Miura Coast
Take an easy, crowd-free hike on the Kanagawa shoreline
By: Kimi Jackson | Jan 13, 2011 | No Comments |

Photos by Kimi Jackson

Dismayed by the hordes of hikers we’d encountered on the trails around Tokyo, we sought solace on the Miura Coast, known for little besides its volcanic rocks, agriculture and fishing. On the Miura Gansho no Michi, or Miura Reef Route, just 90 minutes from Shinagawa, there were no package tours or leaders with flags. In fact, we didn’t see any other hikers at all—just a few fishermen, picnicking families and sea creatures dwelling in the ever-changing tide pools.

The Miura Peninsula separates Tokyo Bay from Sagami Bay to the west, with the area known as the Miura Coast lying at its tip, south of Yokohama and Yokosuka. Limited promotion might explain why it isn’t overrun with Tokyoites, and we couldn’t find any English maps, though the route was fairly self-explanatory.

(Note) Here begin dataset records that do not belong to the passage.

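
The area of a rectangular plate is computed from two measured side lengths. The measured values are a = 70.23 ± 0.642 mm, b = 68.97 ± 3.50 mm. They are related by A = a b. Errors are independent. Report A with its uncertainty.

4844 ± 250 mm^2

Relative error in a monomial: (δA/A)² = Σ (nᵢ · δxᵢ/xᵢ)².
  (1·δa/a)² = (1×0.00914)² = 8.36e-05;  (1·δb/b)² = (1×0.0507)² = 0.00258
δA/A = √(0.00266) = 0.0516
A = 4844 mm^2, so δA = 0.0516 × 4844 = 250 mm^2.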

From Bishamonten Iriguchi bus stop, a speck on a narrow road surrounded by white radish fields, we doubled back and took the second path on the right, at a junction with two stone pillars and a brown pole with green arrows that mark the route. We kept right at the next marker, following the road down a hill, past a temple dedicated to the Buddhist deity Bishamon.

On reaching the ocean, we headed right along the sometimes rocky, sometimes sandy coastline. Though there was no trail, it was easy going in most places, and stepping posts were provided when things got rough—a welcome gesture when you’re traversing the route at high tide. When we stopped on the rocks for a picnic lunch, we were nearly joined by two of the many stray cats that inhabit the area, but lost out in their affections to a local man armed with a rucksack of fresh fish.

The Miura Coast has been inhabited for at least two millennia. Along the route is a cave that was first occupied as a dwelling during the Yayoi period (300BC-300AD), and later used as a grave in the Heian era (794-1185). Archeologists have found ornamental, fishing and agricultural artifacts there, but also deer bones, which ancient seers burned to divine the future. The Tsurugizaki Lighthouse, further to the east, is a more recent addition. The current structure was built in 1925, after its Meiji-era predecessor was destroyed in the Great Kanto Earthquake two years earlier.

Continuing along the coastline past Bishamon, a small fishing cove, we were soon scrambling over multicolored volcanic rocks that looked like they’d flowed out of a melting ice cream factory. Local families were fishing and picnicking in the area, and we followed the example of the children and went searching for crabs, sea anemones and sea slugs in the tide pools. There was also a series of circular depressions in the stone surface, which a local woman told us were remnants of an ancient salt-making operation.

Hugging the shore on the way past Miyakawa, a small harbor, we arrived at a toilet and vending machine, the only facilities along the hike. A little further along the shore, a road to the right led away from the coast, passing under a high bridge on its way up the hill. Turning left at the crossroad at the top of the slope, we arrived at our destination, Miyakawa-cho bus stop, with just enough time to buy a chu-hi at the convenience store before heading back to Miura Kaigan for a seafood dinner.

Trip Tips

Take the Keikyu line rapid train from Shinagawa to Miura Kaigan station (1 hour), then hop on the No. 35 bus to Bishamonten Iriguchi (30 min). From the end point at the Miyakawa-cho stop, either take the bus onward to Misaki Higashi Oka, where you can catch another one to Misakiguchi station, or head back to your starting point at Miura Kaigan. Buses are irregular, and it’s worth checking the schedule (Japanese only) at http://meturl.com/keikyu before you set out. From Shinagawa, the combined train and bus fare comes to approximately ¥2,600 roundtrip. Wear sturdy shoes and bring food and water, as there is nowhere to buy supplies until the end of the hike.